To conduct such refined activity however, DBP, as David subsequently admitted, did not have a formal and research analysis team devoted to that line of business; instead, opportunities were simply spotted by investment banking persons who then take up these opportunities with the Asset and Liability Committee and the bank’s officials authorized to trade, each one having specific trading limits.  But Rey David, the President, had no trading limit.  What limited his almighty power was simply the limit of P1 billion more than which no further trading can be conducted. Despite the magnitude of the volume of that trading activity, no bank director sat at the Asset and Liability Committee.

One would think that the bank’s trading in securities, apparently monopolized as it is in the President and his Asset and Liability Committee, could be conducted nowhere else.  Wrong.
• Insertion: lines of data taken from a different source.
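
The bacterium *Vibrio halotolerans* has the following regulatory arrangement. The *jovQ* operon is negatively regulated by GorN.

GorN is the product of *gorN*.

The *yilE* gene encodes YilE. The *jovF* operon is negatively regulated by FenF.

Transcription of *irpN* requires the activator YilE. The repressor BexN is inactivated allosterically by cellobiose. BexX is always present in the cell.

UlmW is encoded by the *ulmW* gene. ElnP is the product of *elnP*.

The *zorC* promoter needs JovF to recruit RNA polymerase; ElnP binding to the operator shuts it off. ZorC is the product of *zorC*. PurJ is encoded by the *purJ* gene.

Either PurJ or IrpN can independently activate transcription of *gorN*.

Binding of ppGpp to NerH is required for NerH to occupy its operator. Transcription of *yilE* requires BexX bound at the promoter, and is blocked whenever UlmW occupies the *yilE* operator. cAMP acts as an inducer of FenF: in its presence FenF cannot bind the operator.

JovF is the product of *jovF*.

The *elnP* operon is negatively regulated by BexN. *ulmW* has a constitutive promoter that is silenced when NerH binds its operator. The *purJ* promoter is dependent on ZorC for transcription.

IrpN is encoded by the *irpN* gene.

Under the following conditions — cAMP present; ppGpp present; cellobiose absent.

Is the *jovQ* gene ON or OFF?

OFF

Cellobiose is absent, so BexN is active.
With repressor BexN bound, *elnP* is not transcribed.
So ElnP is not produced.
cAMP is present, so FenF is inactive.
With no repressor bound, *jovF* is transcribed.
So JovF is produced and active.
No repressor is bound and JovF is active, so *zorC* is transcribed.
So ZorC is produced and active.
No repressor is bound and ZorC is active, so *purJ* is transcribed.
So PurJ is produced and active.
ppGpp is present, so NerH is active.
With repressor NerH bound, *ulmW* is not transcribed.
So UlmW is not produced.
BexX is produced constitutively and is active.
No repressor is bound and BexX is active, so *yilE* is transcribed.
So YilE is produced and active.
No repressor is bound and YilE is active, so *irpN* is transcribed.
So IrpN is produced and active.
Activator PurJ is present, so *gorN* is transcribed.
So GorN is produced and active.
With repressor GorN bound, *jovQ* is not transcribed.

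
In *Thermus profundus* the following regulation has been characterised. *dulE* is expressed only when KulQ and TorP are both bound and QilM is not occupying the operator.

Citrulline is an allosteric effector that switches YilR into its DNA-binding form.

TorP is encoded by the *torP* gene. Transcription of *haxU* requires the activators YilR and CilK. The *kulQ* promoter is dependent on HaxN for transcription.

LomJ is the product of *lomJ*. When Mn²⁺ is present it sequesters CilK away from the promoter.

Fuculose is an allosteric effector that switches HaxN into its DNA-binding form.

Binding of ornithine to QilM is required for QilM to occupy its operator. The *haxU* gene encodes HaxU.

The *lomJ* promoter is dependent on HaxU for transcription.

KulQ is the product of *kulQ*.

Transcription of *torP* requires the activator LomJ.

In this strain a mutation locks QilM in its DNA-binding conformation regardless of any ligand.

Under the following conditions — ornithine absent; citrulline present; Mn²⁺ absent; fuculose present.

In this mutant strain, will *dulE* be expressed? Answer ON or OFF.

OFF

Fuculose is present, so HaxN is active.
No repressor is bound and HaxN is active, so *kulQ* is transcribed.
So KulQ is produced and active.
Citrulline is present, so YilR is active.
Mn²⁺ is absent, so CilK is active.
No repressor is bound and YilR and CilK are active, so *haxU* is transcribed.
So HaxU is produced and active.
No repressor is bound and HaxU is active, so *lomJ* is transcribed.
So LomJ is produced and active.
No repressor is bound and LomJ is active, so *torP* is transcribed.
So TorP is produced and active.
QilM is constitutively active in this strain.
With repressor QilM bound, *dulE* is not transcribed.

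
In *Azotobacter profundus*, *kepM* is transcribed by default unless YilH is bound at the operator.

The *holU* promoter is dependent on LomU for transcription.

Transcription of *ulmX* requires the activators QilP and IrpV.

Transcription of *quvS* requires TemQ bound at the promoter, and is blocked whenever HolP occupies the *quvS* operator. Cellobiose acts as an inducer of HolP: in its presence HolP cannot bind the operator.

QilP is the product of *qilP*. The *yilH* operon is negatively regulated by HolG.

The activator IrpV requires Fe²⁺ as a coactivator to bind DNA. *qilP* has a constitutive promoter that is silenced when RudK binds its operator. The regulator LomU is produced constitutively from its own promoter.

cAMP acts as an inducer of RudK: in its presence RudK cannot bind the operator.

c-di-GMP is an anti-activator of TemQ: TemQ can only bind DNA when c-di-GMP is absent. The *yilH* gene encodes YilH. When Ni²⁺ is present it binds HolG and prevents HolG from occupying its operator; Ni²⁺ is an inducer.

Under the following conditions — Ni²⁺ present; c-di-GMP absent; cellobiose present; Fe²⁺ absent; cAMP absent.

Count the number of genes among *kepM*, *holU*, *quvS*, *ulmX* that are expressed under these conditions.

Ni²⁺ is present, so HolG is inactive.
With no repressor bound, *yilH* is transcribed.
So YilH is produced and active.
With repressor YilH bound, *kepM* is not transcribed.
→ *kepM* is OFF.
LomU is produced constitutively and is active.
No repressor is bound and LomU is active, so *holU* is transcribed.
→ *holU* is ON.
Cellobiose is present, so HolP is inactive.
c-di-GMP is absent, so TemQ is active.
No repressor is bound and TemQ is active, so *quvS* is transcribed.
→ *quvS* is ON.
cAMP is absent, so RudK is active.
With repressor RudK bound, *qilP* is not transcribed.
So QilP is not produced.
Fe²⁺ is absent, so IrpV is inactive.
Required activator QilP is absent, so *ulmX* is not transcribed.
→ *ulmX* is OFF.
2 of the 4 genes are transcribed.

2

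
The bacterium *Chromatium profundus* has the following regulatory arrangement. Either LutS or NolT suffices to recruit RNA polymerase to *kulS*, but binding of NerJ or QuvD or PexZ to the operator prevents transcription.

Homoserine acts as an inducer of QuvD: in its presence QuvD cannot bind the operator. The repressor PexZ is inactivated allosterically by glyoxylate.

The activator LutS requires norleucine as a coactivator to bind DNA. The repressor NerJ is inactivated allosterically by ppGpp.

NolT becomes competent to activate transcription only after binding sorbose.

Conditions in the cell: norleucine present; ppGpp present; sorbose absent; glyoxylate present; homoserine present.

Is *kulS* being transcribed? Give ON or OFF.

Norleucine is present, so LutS is active.
ppGpp is present, so NerJ is inactive.
Sorbose is absent, so NolT is inactive.
Homoserine is present, so QuvD is inactive.
Glyoxylate is present, so PexZ is inactive.
Activator LutS is present, so *kulS* is transcribed.

ON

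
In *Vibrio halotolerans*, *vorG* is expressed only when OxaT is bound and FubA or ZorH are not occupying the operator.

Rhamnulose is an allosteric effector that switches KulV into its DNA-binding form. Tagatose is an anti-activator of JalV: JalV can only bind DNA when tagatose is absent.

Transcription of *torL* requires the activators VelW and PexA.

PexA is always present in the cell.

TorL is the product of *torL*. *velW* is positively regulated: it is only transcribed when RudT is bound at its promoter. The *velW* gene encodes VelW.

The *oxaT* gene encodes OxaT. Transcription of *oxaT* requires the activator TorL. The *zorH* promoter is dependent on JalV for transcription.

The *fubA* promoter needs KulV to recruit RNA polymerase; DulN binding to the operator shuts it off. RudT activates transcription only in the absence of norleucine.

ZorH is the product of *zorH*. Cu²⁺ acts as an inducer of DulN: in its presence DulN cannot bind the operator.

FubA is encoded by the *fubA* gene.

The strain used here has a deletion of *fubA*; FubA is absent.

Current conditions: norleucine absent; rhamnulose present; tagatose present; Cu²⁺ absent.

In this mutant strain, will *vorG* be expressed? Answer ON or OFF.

ON

Norleucine is absent, so RudT is active.
No repressor is bound and RudT is active, so *velW* is transcribed.
So VelW is produced and active.
PexA is produced constitutively and is active.
No repressor is bound and VelW and PexA are active, so *torL* is transcribed.
So TorL is produced and active.
No repressor is bound and TorL is active, so *oxaT* is transcribed.
So OxaT is produced and active.
FubA is non-functional in this strain, so it has no effect.
Tagatose is present, so JalV is inactive.
Required activator JalV is absent, so *zorH* is not transcribed.
So ZorH is not produced.
No repressor is bound and OxaT is active, so *vorG* is transcribed.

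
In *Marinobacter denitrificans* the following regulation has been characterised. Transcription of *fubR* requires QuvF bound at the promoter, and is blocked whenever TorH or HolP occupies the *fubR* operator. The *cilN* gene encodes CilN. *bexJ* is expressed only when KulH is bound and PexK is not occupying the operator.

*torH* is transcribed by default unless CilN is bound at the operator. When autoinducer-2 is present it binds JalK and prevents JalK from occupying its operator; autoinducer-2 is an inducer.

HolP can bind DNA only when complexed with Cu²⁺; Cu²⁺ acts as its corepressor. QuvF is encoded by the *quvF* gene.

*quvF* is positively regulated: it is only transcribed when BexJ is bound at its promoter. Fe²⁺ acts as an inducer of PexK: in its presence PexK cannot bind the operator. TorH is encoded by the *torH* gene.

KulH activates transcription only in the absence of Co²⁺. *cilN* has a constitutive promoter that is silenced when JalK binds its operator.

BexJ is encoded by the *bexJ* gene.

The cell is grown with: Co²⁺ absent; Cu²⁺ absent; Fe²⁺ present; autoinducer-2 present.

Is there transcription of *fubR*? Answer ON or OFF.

Autoinducer-2 is present, so JalK is inactive.
With no repressor bound, *cilN* is transcribed.
So CilN is produced and active.
With repressor CilN bound, *torH* is not transcribed.
So TorH is not produced.
Cu²⁺ is absent, so HolP is inactive.
Co²⁺ is absent, so KulH is active.
Fe²⁺ is present, so PexK is inactive.
No repressor is bound and KulH is active, so *bexJ* is transcribed.
So BexJ is produced and active.
No repressor is bound and BexJ is active, so *quvF* is transcribed.
So QuvF is produced and active.
No repressor is bound and QuvF is active, so *fubR* is transcribed.

ON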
DBP, David had to admit, had a trading clone called DBP Management Corporation.  It was a 100% owned subsidiary of DBP which also traded with its own had investible funds.  It, too, did securities trading.

But strangely, the head of DBP Management Corporation could not recall whether the bank’s equity was P50 or P200 million.  In addition, how it came into being neither David nor its head seemed know.  And neither could David explain why it is still being presently kept alive doing did as a subsidiary what its mother company, the DBP proper, could do just as well, if not better.

All that, however, discomfiting though it might be to those familiar with corporate governance in the private section, is not unusual at all.  DBP, under David, lived in a galaxy different from non-government banks who orbit within the regulatory gravity of  the Bangko Sentral.  And so David, for a time, was not at all embarrassed admitting to the Committees the many peculiarities of DBP’s way of doing business under his  tenure.  But only for time.

Before David could enjoy basking in the splendour of his galactic stage, the big bang occurred.  Senator Osmena suddenly confronted him with inconsistencies in the testimony that he had given at the previous hearings. 

In answer to Senate President Juan Ponce Enrile’s questions, David was reminded that he swore swore to high heavens that he did not know, in the late 2009, that  Manny Pangilinan was accumulating Philex shares and that he (David) had no idea that the shares that DBP sold to Roberto Ongpin would be very quickly sold to Pangilinan.  Apparently, David was less than truthful.  In a board meeting in March 2009, David explained how DBP would unload its holdings at a profit.  He is recorded to have said “The exit we’re looking at here is either through SSS, if SSS wants to fortify its holdings, or we exit through Pangilinan.”  Obviously, David was banking on Pangilinan to be the ready buyer of DBP’s shares. 

After that explosion, David simply disintegrated.  Again and again, David was confronted with previous testimony, particularly in the instances that he was under examination from Senate President Juan Ponce Enrile, that was in stark and startling opposition to what the board records showed he had said during the board meetings of DBP. 

By the time the session ended on the 13th day of December,  David had had to confess, the stellar banker that Ongpin said he was, that he did not know Manny Pangilinan had, under the law, to refrain for a year from buying more Philex shares lest he be constrained to make a tender offer.  He had had to admit to a faulty understanding of what he role was as “independent director” of Philex in the face of having been nominated by Ongpin and exiting from the Philex board seemingly in studied tandem with Ongpin.  Worst, he was exposed to have leaked to the DBP board and senior official in attendance inside information that he had picked up from the mining company’s board room.

The star that David was in the first hearings was no more.  Just a formless mass of broken pieces of spatial debris losing themselves and adding to the stench and pollution that had enveloped his world.